Friday, March 11, 2011

Reader for Life

Here is a non-surprising fact about me: when I was a kid, I spent about 90% of the time with my nose in a book. Excellent for my imagination. Not so great for my social skills.

Moving on.

I sometimes get asked why I choose to write fiction for kids and my answer is pretty simple. As much as I adore many, many books as an adult, I don't think I will ever forget some of the first books I read as a kid and the world of sheer wonder that they presented to me. Those books are in the fabric of who I am.

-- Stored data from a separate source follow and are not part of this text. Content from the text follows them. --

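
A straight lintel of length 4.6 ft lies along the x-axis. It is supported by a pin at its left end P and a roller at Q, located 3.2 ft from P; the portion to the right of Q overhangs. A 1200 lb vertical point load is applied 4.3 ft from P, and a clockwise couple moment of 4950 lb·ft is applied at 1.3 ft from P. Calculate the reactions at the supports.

Moments about P: Q_y·3.2 − 1200·4.3 − 4950 = 0 → Q_y = 10110/3.2 = 3159.38 ≈ 3159 lb.
ΣF_y = 0: P_y + 3159.38 − 1200 = 0 → P_y = -1959 lb.
ΣF_x = 0: no horizontal applied forces, so P_x = 0.

P_x = 0, P_y = -1959 lb, Q_y = 3159 lb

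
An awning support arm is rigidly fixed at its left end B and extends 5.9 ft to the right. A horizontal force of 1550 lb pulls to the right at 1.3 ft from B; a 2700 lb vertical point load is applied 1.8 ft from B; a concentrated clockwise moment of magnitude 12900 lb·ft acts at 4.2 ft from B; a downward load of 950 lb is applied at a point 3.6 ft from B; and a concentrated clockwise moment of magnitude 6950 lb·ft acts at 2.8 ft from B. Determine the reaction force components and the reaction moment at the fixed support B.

ΣF_x = 0: B_x + 1550 = 0 → B_x = -1550 lb.
ΣF_y = 0: B_y − 2700 − 950 = 0 → B_y = 3650 lb.
ΣM about B: M_B − 2700·1.8 − 12900 − 950·3.6 − 6950 = 0 → M_B = 28130 lb·ft.

B_x = -1550 lb, B_y = 3650 lb, M_B = 28130 lb·ft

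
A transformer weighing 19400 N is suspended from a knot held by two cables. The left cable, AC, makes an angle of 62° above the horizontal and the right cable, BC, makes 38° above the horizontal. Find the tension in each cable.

T_AC = 15520 N, T_BC = 9248 N

ΣF_x = 0: −T_AC·cos62° + T_BC·cos38° = 0 → T_BC = 0.595768·T_AC.
ΣF_y = 0: T_AC·sin62° + T_BC·sin38° = 19400.
Substitute: T_AC·(0.882948 + 0.595768·0.615661) = 19400 → T_AC = 15523.2 ≈ 15520 N.
Then T_BC = 0.595768 × 15523.2 = 9248 N.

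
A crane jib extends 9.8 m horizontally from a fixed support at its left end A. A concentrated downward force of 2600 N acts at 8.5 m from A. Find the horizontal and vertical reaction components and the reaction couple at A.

ΣF_x = 0: A_x = 0.
ΣF_y = 0: A_y − 2600 = 0 → A_y = 2600 N.
ΣM about A: M_A − 2600·8.5 = 0 → M_A = 22100 N·m.

A_x = 0, A_y = 2600 N, M_A = 22100 N·m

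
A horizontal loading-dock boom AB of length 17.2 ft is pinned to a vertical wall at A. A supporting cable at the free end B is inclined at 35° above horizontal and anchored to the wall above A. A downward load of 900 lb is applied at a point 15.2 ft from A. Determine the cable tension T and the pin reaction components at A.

T = 1387 lb, A_x = 1136 lb, A_y = 104.7 lb

ΣM about A: T·sin35°·17.2 − 900·15.2 = 0 → T = 13680/(17.2·0.573576) = 1386.65 ≈ 1387 lb.
ΣF_x = 0: A_x − T·cos35° = 0 → A_x = 1386.65 × 0.819152 = 1136 lb.
ΣF_y = 0: A_y + T·sin35° − 900 = 0 → A_y = 900 − 1386.65 × 0.573576 = 104.7 lb.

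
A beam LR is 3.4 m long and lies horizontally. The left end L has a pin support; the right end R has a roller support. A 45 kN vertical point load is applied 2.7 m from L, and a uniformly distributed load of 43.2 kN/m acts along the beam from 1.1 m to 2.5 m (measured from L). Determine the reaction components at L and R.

Resultant of the distributed load: 43.2 × 1.4 = 60.48 kN at 1.8 m from L.
Moments about L: R_y·3.4 − 45·2.7 − (43.2·1.4)·1.8 = 0 → R_y = 230.364/3.4 = 67.7541 ≈ 67.75 kN.
ΣF_y = 0: L_y + 67.7541 − 45 − 43.2·1.4 = 0 → L_y = 37.73 kN.
ΣF_x = 0: no horizontal applied forces, so L_x = 0.

L_x = 0, L_y = 37.73 kN, R_y = 67.75 kN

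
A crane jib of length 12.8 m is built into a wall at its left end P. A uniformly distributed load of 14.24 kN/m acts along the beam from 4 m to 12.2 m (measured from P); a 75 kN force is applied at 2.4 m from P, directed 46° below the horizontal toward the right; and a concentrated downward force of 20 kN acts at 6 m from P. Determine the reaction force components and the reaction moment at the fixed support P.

P_x = -52.10 kN, P_y = 190.7 kN, M_P = 1195 kN·m

Resultant of the distributed load: 14.24 × 8.2 = 116.768 kN at 8.1 m from P.
ΣF_x = 0: P_x + 75·cos46° = 0 → P_x = -52.10 kN.
ΣF_y = 0: P_y − 14.24·8.2 − 75·sin46° − 20 = 0 → P_y = 190.7 kN.
ΣM about P: M_P − (14.24·8.2)·8.1 − 75·sin46°·2.4 − 20·6 = 0 → M_P = 1195 kN·m.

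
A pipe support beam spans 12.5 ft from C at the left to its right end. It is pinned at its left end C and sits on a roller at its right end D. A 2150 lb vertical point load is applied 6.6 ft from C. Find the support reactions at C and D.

ΣM about C: D_y·12.5 − 2150·6.6 = 0 → D_y = 14190/12.5 = 1135.2 ≈ 1135 lb.
ΣF_y = 0: C_y + 1135.2 − 2150 = 0 → C_y = 1015 lb.
ΣF_x = 0: no horizontal applied forces, so C_x = 0.

C_x = 0, C_y = 1015 lb, D_y = 1135 lb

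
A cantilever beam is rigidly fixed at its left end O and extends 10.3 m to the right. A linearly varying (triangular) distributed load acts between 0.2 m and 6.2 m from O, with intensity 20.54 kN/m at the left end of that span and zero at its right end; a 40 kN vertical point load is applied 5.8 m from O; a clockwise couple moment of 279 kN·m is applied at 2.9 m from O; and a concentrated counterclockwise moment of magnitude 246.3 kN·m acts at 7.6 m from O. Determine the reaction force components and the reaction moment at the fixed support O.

Resultant of the triangular load: ½ × 20.54 × 6 = 61.62 kN, acting at 2.2 m from O (one-third of the span from the peak).
ΣF_x = 0: O_x = 0.
ΣF_y = 0: O_y − ½·20.54·6 − 40 = 0 → O_y = 101.6 kN.
ΣM about O: M_O − (½·20.54·6)·2.2 − 40·5.8 − 279 + 246.3 = 0 → M_O = 400.3 kN·m.

O_x = 0, O_y = 101.6 kN, M_O = 400.3 kN·m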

And the thought that maybe I could be a part of that as an author gives me goosebumps.

Recently, I was thinking about those early books and the authors who wrote them. It didn't take me long to figure out the three main ones who made me a reader for life. And they are:

Beverly Cleary
Her books are the first novel-length ones I ever remember reading. My second grade teacher read a couple to us in class and--because one of my favorite things to play at was teacher--I made my mom buy those same exact books at home so that my stuffed animals would get as top-notch an education as me. And then I made her buy me more. And more. Ramona, Beezus, Henry, Otis, Ellen, Ribsy, I love you forever. And thanks, Ms. Becker, wherever you are!

Roald Dahl
This is a big one for me. The slightly twisted humor. The deliciously clueless adults. Quentin Blake's drawings. Dahl continues to be one of my biggest inspirations. He died when I was nine, and I distinctly remember hearing about it and being extremely sad because that meant that there would only be a finite number of his books I could ever read. I so carefully rationed them out to myself at the library over the following two years. The Giraffe and the Pelly and Me was my last one. I'll never forget that.

Ann M. Martin
I sincerely challenge you to find an American girl around my age who did not read The Baby-Sitter's Club. These books were the first taste I ever had of devouring pages. Sometimes I would finish them before we had left the bookstore, but insist on buying them anyway because I wanted them for my library. That pastel shelf in my library still makes me wistful. There was something incredibly comforting (and somehow page-turning) about being a part of Kristy, Mary Anne, Claudia, et. al's world and I consider them some of my first fiction BFFs.

What about you? Who are the children's authors that turned you on to reading?


  1. I remember loving all the Marguerite Henry books :) Really my sister and I devoured anything with an animal in it!

  2. Sarvenaz,

    Yes, Beverly Cleary was one of my favorites. I loved Ramona Quimby. I was an oddish sort of girl so Ramona was my hero. And DEFINITELY Roald Dahl. Definitely.

    Also a favorite, Judy Blume, especially her SuperFudge series. Fudge is one of the greatest characters of all time.


  3. Lynn and Jenny, Marguerite Henry and Judy Blume are both excellent choices! Jenny, I completely agree about Fudge: a fabulous character for the ages.

  4. We used to get book fair catalogs at school, and we could order Baby-sitter's Club books as they became available. Good times :)

    My favorite author for a long time was James Howe. He wrote the "Bunnicula" series (the vampire bunny! With Chester the cat!) and also some mystery books for kids and a few more serious MG/YA ones like "A Night Without Stars."

  5. Sweet Valley Kids!! I never got into Sweet Valley High but Sweet Valley Kids were awesome chapter books.

  6. I don't think I remember those, Z! Were the twins in middle school instead of high school?

  7. Little House on the Prairie series-especially Little House in the Big Woods. Also Anne of Green Gables. Oh and Harriet the Spy. I LOVED that book. And of course Babysitter's Club, Sweet Valley High and I read all of the Nancy Drew books. I still remember in the old library where the Nancy Drew and Garfield books were kept.

    You know why we weren't friends as kids-because we were on opposite sides of the library with our noses in a book :)

  8. Oh, I LOVED "Anne of Green Gables" and "Harriet the Spy" and those Garfield comics. Also, I'm pretty sure your depiction of us on opposite sides of the library is pretty spot-on.